On February 4, 2026, the Chilean Internal Revenue Service (hereinafter “SII”) issued Official Ruling No. 286 regarding foreign tax credits in the event that the net foreign‑source income, as defined in Article 41 A of the Chilean Income Tax Law (Ley sobre Impuesto a la Renta, “LIR”), is negative.
Taxpayer Query:
According to the taxpayer’s submission, presented to the Regional Office XXXX, the taxpayer asked about the applicability of the foreign tax credit when net foreign‑source income under Article 41 A of the LIR is negative. The taxpayer requested reconsideration of a prior internal ruling which concluded that there is no right to a foreign tax credit when the net foreign‑source income is equal to zero or results in a tax loss from foreign operations on the grounds that no legal provision expressly authorizes such a credit. The taxpayer also asked that the excess taxes paid abroad be refundable if the credit could not be claimed.
SII Response:
In accordance with Section B, No. 1 of Article 6 of the Chilean Tax Code, the Regional Office XXXX addressed the taxpayer’s inquiry on the application and interpretation of the tax rules, relying on the interpretation contained in Circular No. 31 of 2021, based on the Director of the SII’s legal authority under Section A, No. 1 of Article 6 of the Tax Code.
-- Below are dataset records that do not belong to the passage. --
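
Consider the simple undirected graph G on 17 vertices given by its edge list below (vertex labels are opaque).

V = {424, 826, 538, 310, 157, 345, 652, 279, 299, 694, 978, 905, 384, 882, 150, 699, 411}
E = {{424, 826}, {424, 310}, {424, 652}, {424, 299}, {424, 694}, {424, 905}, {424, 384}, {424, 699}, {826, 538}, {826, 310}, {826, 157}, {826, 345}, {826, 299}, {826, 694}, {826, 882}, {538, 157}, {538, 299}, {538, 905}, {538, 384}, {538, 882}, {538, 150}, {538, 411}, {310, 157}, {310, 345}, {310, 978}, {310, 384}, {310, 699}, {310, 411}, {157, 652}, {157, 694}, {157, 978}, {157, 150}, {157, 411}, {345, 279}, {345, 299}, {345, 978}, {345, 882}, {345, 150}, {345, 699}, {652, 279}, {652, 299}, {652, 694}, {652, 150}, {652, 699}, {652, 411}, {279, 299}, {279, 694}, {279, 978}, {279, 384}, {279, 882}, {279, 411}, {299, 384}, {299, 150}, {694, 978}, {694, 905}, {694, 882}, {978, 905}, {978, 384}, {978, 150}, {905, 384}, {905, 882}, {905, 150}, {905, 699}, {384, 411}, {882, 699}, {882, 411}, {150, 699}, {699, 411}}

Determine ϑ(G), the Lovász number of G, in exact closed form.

sqrt(17)

deg(538) = 8; N(538) = {826, 157, 299, 905, 384, 882, 150, 411}.
deg(826) = 8; N(826) = {424, 538, 310, 157, 345, 299, 694, 882}.
N(345) = {826, 310, 279, 299, 978, 882, 150, 699}, |N(345)| = 8.
deg(279) = 8; N(279) = {345, 652, 299, 694, 978, 384, 882, 411}.
8-regular, N=17; strongly regular (17,8,3,4).
The 3 distinct eigenvalues: [8.0, 1.5616, -2.5616].
Lovász: ϑ = −17(-sqrt(17)/2 - 1/2)/(8+-(-sqrt(17)/2 - 1/2)) = sqrt(17).
= 4.12311… (decimal).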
That guidance states that the foreign tax credit system contained in Article 41 A has the purpose of preventing double international taxation — that is, taxation both in the source country of such income and in the country of residence of the taxpayer. Accordingly, the foreign tax credit under Article 41 A applies only when the income that bore foreign taxes is also subject to taxation in Chile. This means that the foreign tax credit may only be applied against Chilean taxes such as First Category Tax, Unique Second Category Tax, Global Complementary Tax, or Additional Tax, as applicable, under the rules provided by the law.
The fundamental assumption of the foreign tax credit system is worldwide taxation under Article 3 of the LIR, which establishes that, unless otherwise provided, all persons domiciled or resident in Chile are subject to tax on income from all sources, whether within the country or abroad. Accordingly, double international taxation may arise if income taxed abroad is also taxable in Chile under Article 3.
For purposes of claiming the foreign tax credit, such income must be subject to double taxation. When calculating the credit for taxes paid abroad, under No. 3 of Article 41 A of the LIR, among other requirements, the determination of net income subject to tax in Chile must be performed, and the law contemplates both an individual and a global limit. These limits must correspond to a positive result abroad; otherwise, a negative credit would result.
Therefore, the original ruling that is the subject of reconsideration is based on current guidance. Consequently, given the purpose of Article 41 A — to avoid or mitigate international double taxation — there is no right to a foreign tax credit when the net foreign‑source income is zero or results in a tax loss. Likewise, no refund of taxes paid abroad is permitted solely because the foreign tax credit could not be applied.